Second, to distinguish the coating, you should also look at the label and instruction manual.
This comparative test found that through the product name, it is impossible to accurately determine whether the pot is an uncoated iron pan, and it needs to be judged by looking at the label and instruction manual. In addition, consumers do not have to worry too much about the safety of coated iron pans. From the perspective of the heating uniformity of the pot body, the uncoated iron pan is better than the coated iron pan; However, from the perspective of “stainless steel” and “non-stick” performance, coated iron pans are generally better than uncoated iron pans.

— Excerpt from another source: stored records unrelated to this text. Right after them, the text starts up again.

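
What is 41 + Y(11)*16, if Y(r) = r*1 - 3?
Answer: 169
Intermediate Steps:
Y(r) = -3 + r (Y(r) = r - 3 = -3 + r)
41 + Y(11)*16 = 41 + (-3 + 11)*16 = 41 + 8*16 = 41 + 128 = 169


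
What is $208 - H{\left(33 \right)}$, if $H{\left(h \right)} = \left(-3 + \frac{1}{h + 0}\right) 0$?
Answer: $208$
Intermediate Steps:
$H{\left(h \right)} = 0$ ($H{\left(h \right)} = \left(-3 + \frac{1}{h}\right) 0 = 0$)
$208 - H{\left(33 \right)} = 208 - 0 = 208 + 0 = 208$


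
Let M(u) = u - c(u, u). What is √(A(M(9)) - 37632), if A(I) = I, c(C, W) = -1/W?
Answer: I*√338606/3 ≈ 193.97*I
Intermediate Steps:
M(u) = u + 1/u (M(u) = u - (-1)/u = u + 1/u)
√(A(M(9)) - 37632) = √((9 + 1/9) - 37632) = √((9 + ⅑) - 37632) = √(82/9 - 37632) = √(-338606/9) = I*√338606/3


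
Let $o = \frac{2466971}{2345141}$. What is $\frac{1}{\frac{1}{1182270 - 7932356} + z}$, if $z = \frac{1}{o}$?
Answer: $\frac{16652266409506}{15829900965155} \approx 1.052$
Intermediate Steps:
$o = \frac{2466971}{2345141}$ ($o = 2466971 \cdot \frac{1}{2345141} = \frac{2466971}{2345141} \approx 1.052$)
$z = \frac{2345141}{2466971}$ ($z = \frac{1}{\frac{2466971}{2345141}} = \frac{2345141}{2466971} \approx 0.95062$)
$\frac{1}{\frac{1}{1182270 - 7932356} + z} = \frac{1}{\frac{1}{1182270 - 7932356} + \frac{2345141}{2466971}} = \frac{1}{\frac{1}{-6750086} + \frac{2345141}{2466971}} = \frac{1}{- \frac{1}{6750086} + \frac{2345141}{2466971}} = \frac{1}{\frac{15829900965155}{16652266409506}} = \frac{16652266409506}{15829900965155}$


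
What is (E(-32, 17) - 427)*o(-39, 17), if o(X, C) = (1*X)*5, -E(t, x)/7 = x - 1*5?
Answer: 99645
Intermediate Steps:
E(t, x) = 35 - 7*x (E(t, x) = -7*(x - 1*5) = -7*(x - 5) = -7*(-5 + x) = 35 - 7*x)
o(X, C) = 5*X (o(X, C) = X*5 = 5*X)
(E(-32, 17) - 427)*o(-39, 17) = ((35 - 7*17) - 427)*(5*(-39)) = ((35 - 119) - 427)*(-195) = (-84 - 427)*(-195) = -511*(-195) = 99645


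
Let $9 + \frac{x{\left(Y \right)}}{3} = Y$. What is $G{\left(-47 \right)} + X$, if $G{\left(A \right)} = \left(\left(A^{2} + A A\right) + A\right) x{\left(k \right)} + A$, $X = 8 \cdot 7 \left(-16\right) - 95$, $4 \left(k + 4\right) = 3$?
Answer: $- \frac{646689}{4} \approx -1.6167 \cdot 10^{5}$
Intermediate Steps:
$k = - \frac{13}{4}$ ($k = -4 + \frac{1}{4} \cdot 3 = -4 + \frac{3}{4} = - \frac{13}{4} \approx -3.25$)
$x{\left(Y \right)} = -27 + 3 Y$
$X = -991$ ($X = 56 \left(-16\right) - 95 = -896 - 95 = -991$)
$G{\left(A \right)} = - \frac{147 A^{2}}{2} - \frac{143 A}{4}$ ($G{\left(A \right)} = \left(\left(A^{2} + A A\right) + A\right) \left(-27 + 3 \left(- \frac{13}{4}\right)\right) + A = \left(\left(A^{2} + A^{2}\right) + A\right) \left(-27 - \frac{39}{4}\right) + A = \left(2 A^{2} + A\right) \left(- \frac{147}{4}\right) + A = \left(A + 2 A^{2}\right) \left(- \frac{147}{4}\right) + A = \left(- \frac{147 A^{2}}{2} - \frac{147 A}{4}\right) + A = - \frac{147 A^{2}}{2} - \frac{143 A}{4}$)
$G{\left(-47 \right)} + X = \left(- \frac{1}{4}\right) \left(-47\right) \left(143 + 294 \left(-47\right)\right) - 991 = \left(- \frac{1}{4}\right) \left(-47\right) \left(143 - 13818\right) - 991 = \left(- \frac{1}{4}\right) \left(-47\right) \left(-13675\right) - 991 = - \frac{642725}{4} - 991 = - \frac{646689}{4}$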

Third, the uncoated iron pot should be “opened” for maintenance before the first use.
Most of the uncoated iron pans have different degrees of corrosion after the salt water corrosion resistance test, and even if they claim “stainless steel”, they cannot achieve stainless function. therefore
suggestion
Before the first use, follow the instructions in the product manual to “open the pot”.
4. When the coating is damaged, the pot should be replaced in time.
When using a coated pot, avoid damaging the surface of the coated pot with sharp spatulas and other metal utensils. Damage to the coating can lead to a loss of performance by the coating. In addition, the coating material that has fallen off and the substrate of the pot is exposed after the coating is peeled off, which may be a safety risk, so when the coating is damaged, attention should be paid to replacing the pot.